For patients with IS, the main complication is disfigurement of the torso. Some patients may also present with mild pain, although severe pain is uncommon and warrants further evaluation.
Of greater concern is the cardiopulmonary complications that can arise from scoliosis. While NMS patients are more likely to present with severe curvatures, patients with IS greater than 50 degrees may also develop cardiopulmonary difficulties. Restrictive lung disease occurs due to a decrease in vital capacity. Pulmonary hypertension due to severe restrictive lung disease and chronic hypoxia may develop in patients with extreme curvature.
Patients with NMS often have other conditions such as sleep apnea, impaired swallow and gag reflexes, impaired respiratory musculature, gastroesophageal reflux, and limited mobility. All these co-morbidities may increase the risk of aspiration or infectious pneumonia.
What Is the Cobb Angle?
The Cobb angle is a measure of the curvature of the spine (Table 47.1). It is the angle formed by the perpendicular lines between the upper surface of the top vertebra and the lower surface of the bottom vertebra (Figure 47.1). An angle of greater than 10 degrees is considered abnormal and surgical intervention usually is only warranted for angles greater than 40 degrees. The correlation between the Cobb angle and patient condition is shown in Table 47.1.

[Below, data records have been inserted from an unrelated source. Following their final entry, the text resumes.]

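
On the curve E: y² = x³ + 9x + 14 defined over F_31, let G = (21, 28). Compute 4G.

(19, 21)

Repeated addition: build up to 4G.
2G: tangent at (21, 28): λ = (3·21² + 9)/(2·28) ≡ 30/25. 25⁻¹ ≡ 5 (mod 31) since 25·5 = 125 ≡ 1, so λ ≡ 30·5 ≡ 26.
  x = λ² - 21 - 21 = 676 - 42 ≡ 14; y = λ·(21 - 14) - 28 ≡ 30. → (14, 30)
3G: (14, 30) + (21, 28). λ = (28 - 30)/(21 - 14) ≡ 29/7 mod 31. 7⁻¹ ≡ 9 (mod 31), so λ ≡ 13.
  x = λ² - 14 - 21 = 169 - 35 ≡ 10; y = λ·(14 - 10) - 30 ≡ 22. → (10, 22)
4G: (10, 22) + (21, 28). λ = (28 - 22)/(21 - 10) ≡ 6/11 mod 31. 11⁻¹ ≡ 17 (mod 31), so λ ≡ 9.
  x = λ² - 10 - 21 = 81 - 31 ≡ 19; y = λ·(10 - 19) - 22 ≡ 21. → (19, 21)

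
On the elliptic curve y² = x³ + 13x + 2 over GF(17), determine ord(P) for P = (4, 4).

2P: tangent at (4, 4): λ = (3·4² + 13)/(2·4) ≡ 10/8. 8⁻¹ ≡ 15 (mod 17) since 8·15 = 120 ≡ 1, so λ ≡ 10·15 ≡ 14.
  x = λ² - 4 - 4 = 196 - 8 ≡ 1; y = λ·(4 - 1) - 4 ≡ 4. → (1, 4)
3P: (1, 4) + (4, 4). λ = (4 - 4)/(4 - 1) ≡ 0/3 mod 17. 3⁻¹ ≡ 6 (mod 17), so λ ≡ 0.
  x = λ² - 1 - 4 = 0 - 5 ≡ 12; y = λ·(1 - 12) - 4 ≡ 13. → (12, 13)
4P: (12, 13) + (4, 4). λ = (4 - 13)/(4 - 12) ≡ 8/9 mod 17. 9⁻¹ ≡ 2 (mod 17) since 9·2 = 18 ≡ 1, so λ ≡ 16.
  x = λ² - 12 - 4 = 256 - 16 ≡ 2; y = λ·(12 - 2) - 13 ≡ 11. → (2, 11)
5P: (2, 11) + (4, 4). λ = (4 - 11)/(4 - 2) ≡ 10/2 mod 17. 2⁻¹ ≡ 9 (mod 17), so λ ≡ 5.
  x = λ² - 2 - 4 = 25 - 6 ≡ 2; y = λ·(2 - 2) - 11 ≡ 6. → (2, 6)
6P: (2, 6) + (4, 4). λ = (4 - 6)/(4 - 2) ≡ 15/2 mod 17. 2⁻¹ ≡ 9 (mod 17), so λ ≡ 16.
  x = λ² - 2 - 4 = 256 - 6 ≡ 12; y = λ·(2 - 12) - 6 ≡ 4. → (12, 4)
7P: (12, 4) + (4, 4). λ = (4 - 4)/(4 - 12) ≡ 0/9 mod 17. 9⁻¹ ≡ 2 (mod 17) since 9·2 = 18 ≡ 1, so λ ≡ 0.
  x = λ² - 12 - 4 = 0 - 16 ≡ 1; y = λ·(12 - 1) - 4 ≡ 13. → (1, 13)
8P: (1, 13) + (4, 4). λ = (4 - 13)/(4 - 1) ≡ 8/3 mod 17. 3⁻¹ ≡ 6 (mod 17), so λ ≡ 14.
  x = λ² - 1 - 4 = 196 - 5 ≡ 4; y = λ·(1 - 4) - 13 ≡ 13. → (4, 13)
9P: (4, 13) + (4, 4): same x and y₁ ≡ -y₂, so the sum is O.
9P = O, so the order is 9.

9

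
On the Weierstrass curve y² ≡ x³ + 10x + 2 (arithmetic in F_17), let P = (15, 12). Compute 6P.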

Cobb angle | Effect on cardiopulmonary status |
---|---|
<10 | Normal |
>25 | Increased pulmonary arterial pressures seen on echocardiogram |
>65 | Restrictive lung disease |
>100 | Symptomatic lung disease |
Intraoperative Considerations
Review the Main Surgical Stages of Scoliosis Correction Surgery and Related Anesthetic Implications
After induction of anesthesia, neuromonitoring electrodes are placed and baseline levels are obtained: the anesthetic should be stable at this point, i.e., Total intravenous anaesthesia (TIVA) started and not rapidly changing. A bite block must always be in place prior to neuromonitoring to protect the tongue and should be secured to avoid dislodgement. The tongue should be in the middle of the mouth free of any pressure from other lines (e.g., oral glucose tolerance (OGT)/temperature probe). Motor testing should be performed under vision to assure the tongue is not trapped by the teeth.
The patient is positioned prone and padded. All pressure points should be checked and padded appropriately. Auscultation for bilateral breath sounds should occur prior to incision. Antibiotics should be administered; however, care must be taken to avoid greater than one hour from administration to incision as the preparation is often lengthy.
Surgical exposure is associated with significant blood loss and stimulation. Surgeons will often request controlled hypotension and occasionally a single dose of neuromuscular blockage to prevent large muscle twitch with electrocautery. A short- acting neuromuscular blocker should be used and communicated with the neuromonitoring technician.
The spinous processes are removed and the pedicles exposed, also associated with progressive blood loss.
Pedicle screws are inserted bilaterally at each level to be corrected. Evoked potentials should be checked with each screw placement to ensure stability.
Vertical rods are then inserted, secured, and the curvature correction performed. Neuromonitoring should be carefully assessed for loss or reduction of signals.
Autologous and reconstituted bone matrix are packed into areas between surgical hardware and native bone to promote strong bond formation. TIVA should be adjusted planning for emergence.
Surgical closure: takes 30–60 minutes; termination of TIVA should be considered to avoid emergence delays. Long-acting liposomal bupivacaine (Exparel) may be used at the incision site to reduce postoperative pain.